In one of his most anticipated speeches, Powell gave his overview of the United States economy and the Federal Reserve’s strategy to lower inflation during the Jackson Hole meeting in Wyoming, a gathering of investors, bankers, international bureaucrats, analysts and academics that this year gained enormous notoriety given the sensitive moment that the world’s leading economy is going through.

Determined to sustain his offensive against inflation, Powell said that price stability is “the foundation” of the economyand he cited in his speech Paul Volcker, who in the early 1980s unleashed a brutal rate hike that plunged the economy into a recession and ended up leading Jimmy Carter to defeat against Ronald Reagan, but finally managed to grip the last peak inflation that the country suffered.

Powell indicated that, now, also, lowering inflation will have a cost, but he promised to stay the course “until the job is done.”

“Restoring price stability will take some time,” he said, at the start of his brief message, which lasted about ten minutes. “Reducing inflation is likely to require a sustained period of below-trend growth. In addition, labor market conditions are likely to ease. While higher interest rates, slower growth and softer labor market conditions will reduce inflation, they will bring some pain to households and businesses. These are the unfortunate costs of reducing inflation, but failure to restore price stability will mean much greater pain”, he deepened.

Powell welcomed the respite from inflation in July, when the index posted a 0% monthly rise, but nonetheless left clear signs that the tightening will continue: He said it is likely necessary to “maintain a restrictive policy for some time,” and that the file advised against “relaxing the policy prematurely,” two clear signs that the “hawkish” stance adopted by the Fed this year will persist.

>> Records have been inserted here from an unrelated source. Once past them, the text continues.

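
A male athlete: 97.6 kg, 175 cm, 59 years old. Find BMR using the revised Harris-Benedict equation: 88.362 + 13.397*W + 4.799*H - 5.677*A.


Intercept = 88.362
Weight contribution = 13.397 * 97.6 = 1307.5472
Height contribution = 4.799 * 175 = 839.825
Age contribution = 5.677 * 59 = 334.943
BMR = 88.362 + 1307.5472 + 839.825 - 334.943
= 1900.79 kcal/day

1900.79 kcal/day


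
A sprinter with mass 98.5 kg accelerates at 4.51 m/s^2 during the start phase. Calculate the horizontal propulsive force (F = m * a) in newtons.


F = m * a
= 98.5 * 4.51
= 444.24 N

444.24 N


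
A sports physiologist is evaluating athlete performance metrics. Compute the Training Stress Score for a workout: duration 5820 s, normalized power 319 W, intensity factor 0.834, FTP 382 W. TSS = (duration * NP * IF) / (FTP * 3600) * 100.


Product = 5820 * 319 * 0.834 = 1548387.72
Base = 382 * 3600 = 1375200
TSS = 1548387.72 / 1375200 * 100 = 112.59

112.59 TSS


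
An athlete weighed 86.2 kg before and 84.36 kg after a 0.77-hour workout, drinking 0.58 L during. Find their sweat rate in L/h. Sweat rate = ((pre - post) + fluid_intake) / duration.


Body mass change = 1.84 kg
Total sweat loss = 1.84 + 0.58 = 2.42 L
Rate = 2.42 / 0.77 = 3.143 L/h

3.143 L/h


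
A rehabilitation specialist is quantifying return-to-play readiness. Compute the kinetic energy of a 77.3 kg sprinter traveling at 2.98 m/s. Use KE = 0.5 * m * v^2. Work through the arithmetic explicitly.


Velocity squared = 8.8804
KE = 0.5 * 77.3 * 8.8804 = 343.23 J

343.23 J


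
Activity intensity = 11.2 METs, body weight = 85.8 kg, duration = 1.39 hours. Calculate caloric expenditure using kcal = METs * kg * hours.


kcal = 11.2 * 85.8 * 1.39
= 960.96 * 1.39
= 1335.73 kcal

1335.73 kcal


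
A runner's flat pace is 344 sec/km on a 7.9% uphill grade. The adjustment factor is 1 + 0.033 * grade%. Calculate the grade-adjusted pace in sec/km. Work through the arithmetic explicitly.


Factor = 1 + 0.033 * 7.9 = 1.2607
Adjusted pace = 344 * 1.2607
= 433.68 sec/km

433.68 s/km


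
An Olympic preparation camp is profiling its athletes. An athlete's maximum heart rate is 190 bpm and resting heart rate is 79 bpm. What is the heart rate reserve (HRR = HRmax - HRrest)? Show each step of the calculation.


HRR = HRmax - HRrest
= 190 - 79
= 111 bpm

111 bpm


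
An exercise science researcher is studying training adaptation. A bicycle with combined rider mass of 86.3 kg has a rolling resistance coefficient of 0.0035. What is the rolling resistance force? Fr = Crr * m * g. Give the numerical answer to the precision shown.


Fr = 0.0035 * 86.3 * 9.81
= 0.30205 * 9.81
= 2.963 N

2.963 N


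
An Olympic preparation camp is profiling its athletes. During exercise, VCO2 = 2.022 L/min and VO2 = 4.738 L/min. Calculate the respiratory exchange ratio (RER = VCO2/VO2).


RER = VCO2 / VO2
= 2.022 / 4.738
= 0.4268

0.4268


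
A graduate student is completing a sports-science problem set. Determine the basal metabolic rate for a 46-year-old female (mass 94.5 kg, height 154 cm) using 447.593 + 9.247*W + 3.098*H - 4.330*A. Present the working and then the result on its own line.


BMR = 447.593 + 9.247*94.5 + 3.098*154 - 4.330*46
= 1599.35 kcal/day

1599.35 kcal/day


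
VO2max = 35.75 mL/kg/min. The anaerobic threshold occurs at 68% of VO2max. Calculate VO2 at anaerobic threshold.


AT fraction = 68 / 100 = 0.68
AT VO2 = 35.75 * 0.68
= 24.31 mL/kg/min

24.31 mL/kg/min


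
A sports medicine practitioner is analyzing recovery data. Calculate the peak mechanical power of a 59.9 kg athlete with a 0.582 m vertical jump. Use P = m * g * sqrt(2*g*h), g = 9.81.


First, sqrt(2gh) = sqrt(2 * 9.81 * 0.582)
= sqrt(11.41884) = 3.379177 m/s
Power = 59.9 * 9.81 * 3.379177 = 1985.67 W

1985.67 W


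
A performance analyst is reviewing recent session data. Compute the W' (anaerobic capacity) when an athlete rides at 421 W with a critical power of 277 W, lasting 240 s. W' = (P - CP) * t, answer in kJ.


Above-CP power = 144 W
Duration = 240 s
W' = 144 * 240 = 34560 J
Convert: 34560 / 1000 = 34.56 kJ

34.56 kJ


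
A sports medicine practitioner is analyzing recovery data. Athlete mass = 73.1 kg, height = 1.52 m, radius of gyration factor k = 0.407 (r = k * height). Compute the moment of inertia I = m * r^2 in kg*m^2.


r = k * height = 0.407 * 1.52 = 0.61864 m
r^2 = 0.61864^2 = 0.382715
I = 73.1 * 0.382715 = 27.976 kg*m^2

27.976 kg*m^2


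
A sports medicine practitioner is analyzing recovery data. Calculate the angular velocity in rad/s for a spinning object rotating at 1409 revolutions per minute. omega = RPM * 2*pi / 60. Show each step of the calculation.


omega = RPM * 2*pi / 60
= 1409 * 6.28318531 / 60
= 147.55 rad/s

147.55 rad/s


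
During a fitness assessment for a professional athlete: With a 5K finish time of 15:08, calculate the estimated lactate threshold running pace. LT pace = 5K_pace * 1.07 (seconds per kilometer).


Race duration = 908 s for 5 km
Average pace = 908 / 5 = 181.6 s/km
LT pace = 181.6 * 1.07
= 194.31 s/km

194.31 s/km


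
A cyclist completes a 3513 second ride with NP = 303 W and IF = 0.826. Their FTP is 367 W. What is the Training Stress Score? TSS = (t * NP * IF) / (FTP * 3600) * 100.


t * NP * IF = 3513 * 303 * 0.826 = 879226.614
FTP * 3600 = 1321200
TSS = (879226.614 / 1321200) * 100 = 66.55

66.55 TSS


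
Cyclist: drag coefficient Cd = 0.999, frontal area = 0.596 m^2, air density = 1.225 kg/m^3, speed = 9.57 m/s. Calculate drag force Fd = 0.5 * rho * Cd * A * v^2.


v^2 = 9.57^2 = 91.5849
Fd = 0.5 * 1.225 * 0.999 * 0.596 * 91.5849
= 33.4 N

33.4 N


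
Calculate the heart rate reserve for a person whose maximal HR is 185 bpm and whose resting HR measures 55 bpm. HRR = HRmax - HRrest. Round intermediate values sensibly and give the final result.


HRmax = 185 bpm
HRrest = 55 bpm
HRR = 185 - 55 = 130 bpm

130 bpm


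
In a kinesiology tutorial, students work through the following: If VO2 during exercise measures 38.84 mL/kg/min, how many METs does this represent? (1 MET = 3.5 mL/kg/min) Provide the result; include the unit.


METs = VO2 / 3.5 = 38.84 / 3.5 = 11.1

11.1 METs


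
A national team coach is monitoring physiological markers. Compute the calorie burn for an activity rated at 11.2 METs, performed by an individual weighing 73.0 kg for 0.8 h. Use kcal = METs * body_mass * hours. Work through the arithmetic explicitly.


Product of METs and mass = 11.2 * 73.0 = 817.6
Total kcal = 817.6 * 0.8 = 654.08 kcal

654.08 kcal


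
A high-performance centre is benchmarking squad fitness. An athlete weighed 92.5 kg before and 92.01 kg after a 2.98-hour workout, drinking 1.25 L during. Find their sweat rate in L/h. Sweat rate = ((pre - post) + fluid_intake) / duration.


Body mass change = 0.49 kg
Total sweat loss = 0.49 + 1.25 = 1.74 L
Rate = 1.74 / 2.98 = 0.584 L/h

0.584 L/h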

“We must continue until the job is done,” Powell said as he closed his message. “We are taking strong and swift action to moderate demand so that it is better aligned with supply and to keep inflation expectations anchored. We will continue to do so until we are sure the job is done,” she closed.

Powell’s speech was followed with great attention by the markets, attentive to any sign that suggested a change of course in the monetary policy of the United States. did not arrive The message left by Powell, and later reinforced by other Fed members, is that the US central bank will do whatever it takes to control pricesdespite the fact that the economy fell into a technical recession in the first half of this year, and most forecasts predict an even less auspicious 2023.

Powell said the signals from the economy are “mixed.” For one, gross domestic product, the broadest measure of a country’s economic activity, fell in the first two quarters of the year, a technical definition of recession. But consumption and the investment are holding firm for the time being, and employment continues to grow. Consumer optimism has picked up in recent weeks after the fuel price and inflation took a breather in July, a trend that analysts expect to continue in August.

Fuel prices began to decline in the United StatesMorry Gash – AP

All in all, inflation remains at a peak for the last 40 years above 8%, and the sharp rise in interest rate that the Fed has orchestrated to lower its target of 2% per year will generate an inescapable slowdown in the economy. The question is whether the Fed will get the economy to make a “soft landing,” or whether it will end in a recession.

Powell was determined to maintain his crusade even at the cost of an eventual recession.

“Volcker’s successful disinflation in the early 1980s followed multiple failed attempts to reduce inflation over the previous 15 years,” Powell said. “Ultimately, it took a long period of very tight monetary policy to curb high inflation and start the process of bringing inflation down to the low and stable levels that were the norm until the spring of last year. Our goal is to prevent that outcome by acting decisively now,” he stated.